At‐risk small‐for‐gestational age (SGA) pregnancies in New Zealand are identified using Doppler ultrasound; fetuses with Doppler abnormalities are considered growth restricted (FGR). Low maternal placental growth factor (PlGF) has also been associated with late‐onset FGR.

To investigate whether low PlGF at diagnosis of late‐onset SGA identifies the same fetuses classified FGR by detailed Doppler studies, and the association between low PlGF and adverse pregnancy outcomes.

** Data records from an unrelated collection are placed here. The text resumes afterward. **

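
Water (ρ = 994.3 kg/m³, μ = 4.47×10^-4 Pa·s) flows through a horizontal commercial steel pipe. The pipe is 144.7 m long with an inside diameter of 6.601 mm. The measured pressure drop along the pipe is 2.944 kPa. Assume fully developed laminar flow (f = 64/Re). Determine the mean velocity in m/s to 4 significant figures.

V ≈ 0.06198 m/s

For laminar flow, f = 64/Re with Re = ρVD/μ, so Darcy-Weisbach reduces to ΔP = 32μLV/D². Solving for V: V = ΔP·D²/(32μL) = 2944·(0.006601)²/(32·0.000447·144.7) = 0.06198 m/s.
Check: Re = ρVD/μ = 994.3·0.06198·0.006601/0.000447 = 910 < 2300, so the laminar assumption holds.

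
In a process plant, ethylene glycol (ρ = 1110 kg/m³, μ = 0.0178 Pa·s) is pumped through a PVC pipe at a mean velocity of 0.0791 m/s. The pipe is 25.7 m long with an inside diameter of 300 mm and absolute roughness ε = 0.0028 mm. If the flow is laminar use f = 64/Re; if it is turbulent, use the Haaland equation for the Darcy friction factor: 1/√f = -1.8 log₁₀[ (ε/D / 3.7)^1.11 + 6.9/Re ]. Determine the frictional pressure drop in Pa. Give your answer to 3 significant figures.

ΔP ≈ 12.9 Pa

Reynolds number Re = ρVD/μ = 1110 · 0.0791 · 0.3 / 0.0178 = 1480.
Re < 2300 → laminar flow, so f = 64/Re = 64/1480 = 0.04325 (the turbulent correlation is not needed).
Darcy-Weisbach: ΔP = f(L/D)(ρV²/2) = 0.04325·(25.7/0.3)·(1110·0.0791²/2) = 0.04325·85.67·3.473 = 12.87 Pa.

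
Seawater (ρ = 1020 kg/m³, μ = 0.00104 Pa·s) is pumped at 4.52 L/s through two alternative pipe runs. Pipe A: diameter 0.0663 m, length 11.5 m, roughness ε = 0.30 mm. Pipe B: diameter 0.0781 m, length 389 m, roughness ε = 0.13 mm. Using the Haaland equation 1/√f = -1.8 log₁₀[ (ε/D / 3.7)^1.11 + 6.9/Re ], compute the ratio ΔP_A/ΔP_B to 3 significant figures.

ΔP_A/ΔP_B ≈ 0.0833

Pipe A: V = Q/A = 0.00452/0.003452 = 1.309 m/s; Re = 8.513e+04; ε/D = 0.00452; Haaland → f = 0.03059; ΔP_A = f(L/D)(ρV²/2) = 4638 Pa.
Pipe B: V = Q/A = 0.00452/0.004791 = 0.9435 m/s; Re = 7.227e+04; ε/D = 0.00166; Haaland → f = 0.02462; ΔP_B = f(L/D)(ρV²/2) = 5.568e+04 Pa.
ΔP_A/ΔP_B = 4638/5.568e+04 = 0.0833.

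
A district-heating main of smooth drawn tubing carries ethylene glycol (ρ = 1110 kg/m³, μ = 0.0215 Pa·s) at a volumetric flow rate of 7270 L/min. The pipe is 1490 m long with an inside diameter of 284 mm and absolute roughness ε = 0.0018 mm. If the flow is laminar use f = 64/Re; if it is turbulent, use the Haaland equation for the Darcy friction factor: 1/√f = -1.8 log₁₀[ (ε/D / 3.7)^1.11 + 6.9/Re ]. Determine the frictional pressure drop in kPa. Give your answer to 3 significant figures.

ΔP ≈ 253 kPa

Q = 7270 L/min = 7270/60000 = 0.1212 m³/s.
Cross-sectional area A = πD²/4 = π(0.284)²/4 = 0.06335 m²; mean velocity V = Q/A = 0.1212/0.06335 = 1.913 m/s.
Reynolds number Re = ρVD/μ = 1110 · 1.913 · 0.284 / 0.0215 = 2.805e+04.
Re > 4000 → turbulent. Relative roughness ε/D = 1.8e-06/0.284 = 6.34e-06. Haaland: 1/√f = -1.8 log₁₀[(6.34e-06/3.7)^1.11 + 6.9/2.805e+04] = -1.8 log₁₀[3.98e-07 + 0.000246] = 6.495, so f = 0.02371.
Darcy-Weisbach: ΔP = f(L/D)(ρV²/2) = 0.02371·(1490/0.284)·(1110·1.913²/2) = 0.02371·5246·2031 = 2.525e+05 Pa.
ΔP = 2.525e+05 Pa = 253 kPa.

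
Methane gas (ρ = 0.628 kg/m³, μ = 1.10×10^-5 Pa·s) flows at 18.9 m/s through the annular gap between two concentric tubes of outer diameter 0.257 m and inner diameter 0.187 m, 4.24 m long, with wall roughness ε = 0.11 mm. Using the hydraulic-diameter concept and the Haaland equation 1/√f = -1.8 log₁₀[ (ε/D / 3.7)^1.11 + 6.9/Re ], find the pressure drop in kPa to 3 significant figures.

ΔP ≈ 0.165 kPa

Hydraulic diameter D_h = 4A/P = D_o - D_i = 0.257 - 0.187 = 0.07 m.
Re = ρVD_h/μ = 0.628·18.9·0.07/1.1e-05 = 7.553e+04.
ε/D_h = 0.00011/0.07 = 0.00157; Haaland gives 1/√f = -1.8 log₁₀[0.000181+9.14e-05] = 6.417, so f = 0.02428.
ΔP = f(L/D_h)(ρV²/2) = 0.02428·4.24/0.07·112.2 = 165 Pa.
ΔP = 0.165 kPa.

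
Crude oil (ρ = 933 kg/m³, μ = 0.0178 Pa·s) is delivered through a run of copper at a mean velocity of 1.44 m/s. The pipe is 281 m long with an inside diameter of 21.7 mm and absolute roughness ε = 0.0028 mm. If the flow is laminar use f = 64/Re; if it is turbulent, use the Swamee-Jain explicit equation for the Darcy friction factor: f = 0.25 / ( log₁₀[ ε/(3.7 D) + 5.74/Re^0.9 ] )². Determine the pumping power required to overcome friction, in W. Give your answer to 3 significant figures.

P ≈ 261 W

Reynolds number Re = ρVD/μ = 933 · 1.44 · 0.0217 / 0.0178 = 1638.
Re < 2300 → laminar flow, so f = 64/Re = 64/1638 = 0.03907 (the turbulent correlation is not needed).
Darcy-Weisbach: ΔP = f(L/D)(ρV²/2) = 0.03907·(281/0.0217)·(933·1.44²/2) = 0.03907·1.295e+04·967.3 = 4.895e+05 Pa.
Q = V·A = 1.44·0.0003698 = 0.0005326 m³/s.
Pumping power P = QΔP = 0.0005326·4.895e+05 = 260.7 W = 261 W.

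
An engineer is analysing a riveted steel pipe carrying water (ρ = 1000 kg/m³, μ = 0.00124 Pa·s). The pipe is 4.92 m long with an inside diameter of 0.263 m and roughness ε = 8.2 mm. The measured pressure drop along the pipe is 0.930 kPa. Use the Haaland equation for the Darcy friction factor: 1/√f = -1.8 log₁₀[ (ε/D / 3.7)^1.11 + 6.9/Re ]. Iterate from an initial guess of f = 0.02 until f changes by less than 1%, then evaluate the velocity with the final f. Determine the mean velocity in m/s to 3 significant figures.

V ≈ 1.31 m/s

Rearranging Darcy-Weisbach: V = √(2·ΔP·D/(f·L·ρ)). With ε/D = 0.0082/0.263 = 0.0312, iterate starting from f = 0.02:
  f = 0.02 → V = √(2·930·0.263/(0.02·4.92·1000)) = 2.23 m/s; Re = ρVD/μ = 4.729e+05; f → 0.05828
  f = 0.05828 → V = 1.306 m/s; Re = 2.77e+05; f → 0.05833
Converged (Δf/f < 1%). With the final f = 0.05833: V = √(2·930·0.263/(0.05833·4.92·1000)) = 1.306 m/s.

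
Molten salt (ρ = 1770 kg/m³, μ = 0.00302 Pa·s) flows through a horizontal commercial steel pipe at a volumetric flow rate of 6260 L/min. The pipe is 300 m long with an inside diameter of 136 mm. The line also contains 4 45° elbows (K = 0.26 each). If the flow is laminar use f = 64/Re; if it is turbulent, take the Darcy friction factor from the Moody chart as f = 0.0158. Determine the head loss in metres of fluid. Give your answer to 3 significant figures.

h_f ≈ 94.4 m

Q = 6260 L/min = 6260/60000 = 0.1043 m³/s.
Cross-sectional area A = πD²/4 = π(0.136)²/4 = 0.01453 m²; mean velocity V = Q/A = 0.1043/0.01453 = 7.182 m/s.
Reynolds number Re = ρVD/μ = 1770 · 7.182 · 0.136 / 0.00302 = 5.725e+05.
Re > 4000 → turbulent; use the Moody-chart value f = 0.0158.
Total minor-loss coefficient ΣK = 4·0.26 = 1.04.
ΔP = [f·L/D + ΣK]·(ρV²/2) = [0.0158·300/0.136 + 1.04]·(1770·7.182²/2) = [34.85 + 1.04]·4.565e+04 = 1.639e+06 Pa.
Head loss h_f = ΔP/(ρg) = 1.639e+06/(1770·9.81) = 94.4 m.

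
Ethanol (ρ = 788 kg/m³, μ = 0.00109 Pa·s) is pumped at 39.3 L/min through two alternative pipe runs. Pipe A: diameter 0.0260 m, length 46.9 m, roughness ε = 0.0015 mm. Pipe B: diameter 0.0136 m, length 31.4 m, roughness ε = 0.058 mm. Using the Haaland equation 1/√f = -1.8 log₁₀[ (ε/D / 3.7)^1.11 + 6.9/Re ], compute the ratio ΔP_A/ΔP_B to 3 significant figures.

Pipe A: V = Q/A = 0.000655/0.0005309 = 1.234 m/s; Re = 2.319e+04; ε/D = 5.77e-05; Haaland → f = 0.02491; ΔP_A = f(L/D)(ρV²/2) = 2.695e+04 Pa.
Pipe B: V = Q/A = 0.000655/0.0001453 = 4.509 m/s; Re = 4.433e+04; ε/D = 0.00426; Haaland → f = 0.03105; ΔP_B = f(L/D)(ρV²/2) = 5.742e+05 Pa.
ΔP_A/ΔP_B = 2.695e+04/5.742e+05 = 0.0469.

ΔP_A/ΔP_B ≈ 0.0469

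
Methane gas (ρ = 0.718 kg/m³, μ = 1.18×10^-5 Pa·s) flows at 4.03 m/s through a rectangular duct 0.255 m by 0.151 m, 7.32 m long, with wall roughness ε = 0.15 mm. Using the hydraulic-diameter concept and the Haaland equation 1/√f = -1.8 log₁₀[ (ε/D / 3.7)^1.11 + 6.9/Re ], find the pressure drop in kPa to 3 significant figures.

Hydraulic diameter D_h = 4A/P = 4·(0.255·0.151)/(2·(0.255+0.151)) = 0.154/0.812 = 0.1897 m.
Re = ρVD_h/μ = 0.718·4.03·0.1897/1.18e-05 = 4.651e+04.
ε/D_h = 0.00015/0.1897 = 0.000791; Haaland gives 1/√f = -1.8 log₁₀[8.44e-05+0.000148] = 6.54, so f = 0.02338.
ΔP = f(L/D_h)(ρV²/2) = 0.02338·7.32/0.1897·5.83 = 5.261 Pa.
ΔP = 0.00526 kPa.

ΔP ≈ 0.00526 kPa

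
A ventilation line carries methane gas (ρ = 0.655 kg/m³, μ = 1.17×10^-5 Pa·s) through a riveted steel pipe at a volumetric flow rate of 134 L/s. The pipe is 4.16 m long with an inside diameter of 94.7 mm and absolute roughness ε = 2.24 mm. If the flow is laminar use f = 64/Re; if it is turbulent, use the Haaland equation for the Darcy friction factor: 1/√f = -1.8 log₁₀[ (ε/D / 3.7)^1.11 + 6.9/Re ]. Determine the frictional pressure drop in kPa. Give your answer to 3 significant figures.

Q = 134 L/s = 134/1000 = 0.134 m³/s.
Cross-sectional area A = πD²/4 = π(0.0947)²/4 = 0.007044 m²; mean velocity V = Q/A = 0.134/0.007044 = 19.02 m/s.
Reynolds number Re = ρVD/μ = 0.655 · 19.02 · 0.0947 / 1.17e-05 = 1.009e+05.
Re > 4000 → turbulent. Relative roughness ε/D = 0.00224/0.0947 = 0.0237. Haaland: 1/√f = -1.8 log₁₀[(0.0237/3.7)^1.11 + 6.9/1.009e+05] = -1.8 log₁₀[0.00367 + 6.84e-05] = 4.37, so f = 0.05237.
Darcy-Weisbach: ΔP = f(L/D)(ρV²/2) = 0.05237·(4.16/0.0947)·(0.655·19.02²/2) = 0.05237·43.93·118.5 = 272.7 Pa.
ΔP = 272.7 Pa = 0.273 kPa.

ΔP ≈ 0.273 kPa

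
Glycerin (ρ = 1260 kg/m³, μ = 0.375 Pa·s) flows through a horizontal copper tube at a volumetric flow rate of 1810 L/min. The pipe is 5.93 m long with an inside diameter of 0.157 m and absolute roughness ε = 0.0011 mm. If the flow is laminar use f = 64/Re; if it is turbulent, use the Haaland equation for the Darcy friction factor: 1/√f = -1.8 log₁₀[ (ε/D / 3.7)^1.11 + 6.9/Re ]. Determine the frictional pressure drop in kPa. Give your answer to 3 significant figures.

ΔP ≈ 4.50 kPa

Q = 1810 L/min = 1810/60000 = 0.03017 m³/s.
Cross-sectional area A = πD²/4 = π(0.157)²/4 = 0.01936 m²; mean velocity V = Q/A = 0.03017/0.01936 = 1.558 m/s.
Reynolds number Re = ρVD/μ = 1260 · 1.558 · 0.157 / 0.375 = 822.
Re < 2300 → laminar flow, so f = 64/Re = 64/822 = 0.07786 (the turbulent correlation is not needed).
Darcy-Weisbach: ΔP = f(L/D)(ρV²/2) = 0.07786·(5.93/0.157)·(1260·1.558²/2) = 0.07786·37.77·1530 = 4499 Pa.
ΔP = 4499 Pa = 4.50 kPa.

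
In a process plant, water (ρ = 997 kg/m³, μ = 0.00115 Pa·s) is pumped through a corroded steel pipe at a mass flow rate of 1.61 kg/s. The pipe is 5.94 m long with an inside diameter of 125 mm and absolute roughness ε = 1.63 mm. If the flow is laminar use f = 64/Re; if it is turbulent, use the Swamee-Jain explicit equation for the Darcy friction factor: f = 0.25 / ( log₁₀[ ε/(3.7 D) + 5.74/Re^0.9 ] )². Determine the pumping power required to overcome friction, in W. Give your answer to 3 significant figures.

P ≈ 0.0302 W

A = πD²/4 = π(0.125)²/4 = 0.01227 m²; mean velocity V = ṁ/(ρA) = 1.61/(997 · 0.01227) = 0.1316 m/s.
Reynolds number Re = ρVD/μ = 997 · 0.1316 · 0.125 / 0.00115 = 1.426e+04.
Re > 4000 → turbulent. Relative roughness ε/D = 0.00163/0.125 = 0.013. Swamee-Jain: f = 0.25/(log₁₀[0.013/3.7 + 5.74/1.426e+04^0.9])² = 0.25/(log₁₀[0.00352 + 0.00105])² = 0.25/(-2.34)² = 0.04566.
Darcy-Weisbach: ΔP = f(L/D)(ρV²/2) = 0.04566·(5.94/0.125)·(997·0.1316²/2) = 0.04566·47.52·8.632 = 18.73 Pa.
Q = ṁ/ρ = 1.61/997 = 0.001615 m³/s.
Pumping power P = QΔP = 0.001615·18.73 = 0.03025 W = 0.0302 W.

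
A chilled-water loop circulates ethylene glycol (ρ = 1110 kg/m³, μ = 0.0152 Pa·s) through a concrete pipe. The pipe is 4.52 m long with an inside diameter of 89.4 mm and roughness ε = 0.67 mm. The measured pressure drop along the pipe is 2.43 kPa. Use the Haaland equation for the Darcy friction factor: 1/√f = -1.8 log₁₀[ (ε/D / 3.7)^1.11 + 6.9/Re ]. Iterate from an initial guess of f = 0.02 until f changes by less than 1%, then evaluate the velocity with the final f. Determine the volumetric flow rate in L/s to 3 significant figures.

Q ≈ 9.17 L/s

Rearranging Darcy-Weisbach: V = √(2·ΔP·D/(f·L·ρ)). With ε/D = 0.00067/0.0894 = 0.00749, iterate starting from f = 0.02:
  f = 0.02 → V = √(2·2430·0.0894/(0.02·4.52·1110)) = 2.081 m/s; Re = ρVD/μ = 1.358e+04; f → 0.03895
  f = 0.03895 → V = 1.491 m/s; Re = 9734; f → 0.04048
  f = 0.04048 → V = 1.463 m/s; Re = 9549; f → 0.04058
Converged (Δf/f < 1%). With the final f = 0.04058: V = √(2·2430·0.0894/(0.04058·4.52·1110)) = 1.461 m/s.
Q = V·A = 1.461·(π/4·0.0894²) = 0.00917 m³/s = 9.17 L/s.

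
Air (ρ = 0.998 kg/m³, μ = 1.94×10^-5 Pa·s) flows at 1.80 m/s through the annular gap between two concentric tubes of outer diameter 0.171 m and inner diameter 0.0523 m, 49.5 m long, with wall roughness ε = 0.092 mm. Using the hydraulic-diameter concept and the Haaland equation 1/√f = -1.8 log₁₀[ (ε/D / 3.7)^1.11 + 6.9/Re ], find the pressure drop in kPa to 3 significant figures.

ΔP ≈ 0.0210 kPa

Hydraulic diameter D_h = 4A/P = D_o - D_i = 0.171 - 0.0523 = 0.1187 m.
Re = ρVD_h/μ = 0.998·1.8·0.1187/1.94e-05 = 1.099e+04.
ε/D_h = 9.2e-05/0.1187 = 0.000775; Haaland gives 1/√f = -1.8 log₁₀[8.25e-05+0.000628] = 5.667, so f = 0.03113.
ΔP = f(L/D_h)(ρV²/2) = 0.03113·49.5/0.1187·1.617 = 20.99 Pa.
ΔP = 0.0210 kPa.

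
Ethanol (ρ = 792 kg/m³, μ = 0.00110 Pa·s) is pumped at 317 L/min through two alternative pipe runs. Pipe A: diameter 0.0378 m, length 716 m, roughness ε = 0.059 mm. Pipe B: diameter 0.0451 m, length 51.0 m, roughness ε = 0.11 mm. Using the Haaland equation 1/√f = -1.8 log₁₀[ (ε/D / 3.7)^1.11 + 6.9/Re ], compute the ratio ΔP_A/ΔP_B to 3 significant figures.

Pipe A: V = Q/A = 0.005283/0.001122 = 4.708 m/s; Re = 1.281e+05; ε/D = 0.00156; Haaland → f = 0.0234; ΔP_A = f(L/D)(ρV²/2) = 3.89e+06 Pa.
Pipe B: V = Q/A = 0.005283/0.001598 = 3.307 m/s; Re = 1.074e+05; ε/D = 0.00244; Haaland → f = 0.026; ΔP_B = f(L/D)(ρV²/2) = 1.274e+05 Pa.
ΔP_A/ΔP_B = 3.89e+06/1.274e+05 = 30.5.

ΔP_A/ΔP_B ≈ 30.5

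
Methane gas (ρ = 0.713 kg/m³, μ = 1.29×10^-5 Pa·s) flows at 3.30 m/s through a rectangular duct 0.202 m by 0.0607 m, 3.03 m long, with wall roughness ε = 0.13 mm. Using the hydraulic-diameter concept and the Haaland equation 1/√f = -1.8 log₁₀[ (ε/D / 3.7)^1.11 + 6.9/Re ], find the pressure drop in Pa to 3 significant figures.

ΔP ≈ 3.68 Pa

Hydraulic diameter D_h = 4A/P = 4·(0.202·0.0607)/(2·(0.202+0.0607)) = 0.04905/0.5254 = 0.09335 m.
Re = ρVD_h/μ = 0.713·3.3·0.09335/1.29e-05 = 1.703e+04.
ε/D_h = 0.00013/0.09335 = 0.00139; Haaland gives 1/√f = -1.8 log₁₀[0.000158+0.000405] = 5.849, so f = 0.02923.
ΔP = f(L/D_h)(ρV²/2) = 0.02923·3.03/0.09335·3.882 = 3.684 Pa.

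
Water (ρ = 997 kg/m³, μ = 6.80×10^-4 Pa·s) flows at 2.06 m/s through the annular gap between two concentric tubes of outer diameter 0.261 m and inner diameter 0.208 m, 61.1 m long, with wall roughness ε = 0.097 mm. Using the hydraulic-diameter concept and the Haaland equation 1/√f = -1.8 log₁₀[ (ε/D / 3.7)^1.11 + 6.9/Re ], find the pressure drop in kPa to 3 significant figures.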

Among an historical database of normotensive suspected SGA pregnancies (fetal abdominal circumference <10th percentile) ≥32 weeks gestation, the ability of low PlGF (<5th percentile) to identify FGR infants was investigated. ‘Initial FGR’ was an abnormal umbilical artery resistance index (RI) or estimated fetal weight <3rd customised centile. ‘Secondary FGR’ was abnormal internal carotid RI, cerebro‐placental ratio and/or mean uterine artery RI. Development of hypertensive disease and adverse perinatal outcomes were compared by PlGF status. Results Of 136 SGA pregnancies, 56 (41.1%) had initial FGR. Of the remaining, 20 (25.0%) had secondary FGR, 17 (21.3%) low PlGF. The sensitivity of low PlGF identifying secondary FGR was 0.30 (95% CI 0.14–0.50), specificity 0.83 (0.70–0.92), positive predictive value 0.47 (0.23–0.72) and negative predictive value 0.70 (0.57–0.81). Overall, low PlGF occurred in 44/136 (32.4%) pregnancies and was associated with gestational hypertensive disease (63.6% vs 15.2%, P < 0.01), adverse perinatal outcome (34.1% vs 15.2%, P = 0.01) and very low birthweight (customised centile 2.2 vs 6.8, P < 0.01). Conclusions At diagnosis of late‐onset SGA, low PlGF was poor at identifying Doppler‐defined FGR. Low PlGF identified pregnancies at risk of hypertensive disease, adverse perinatal outcome and very low birthweight.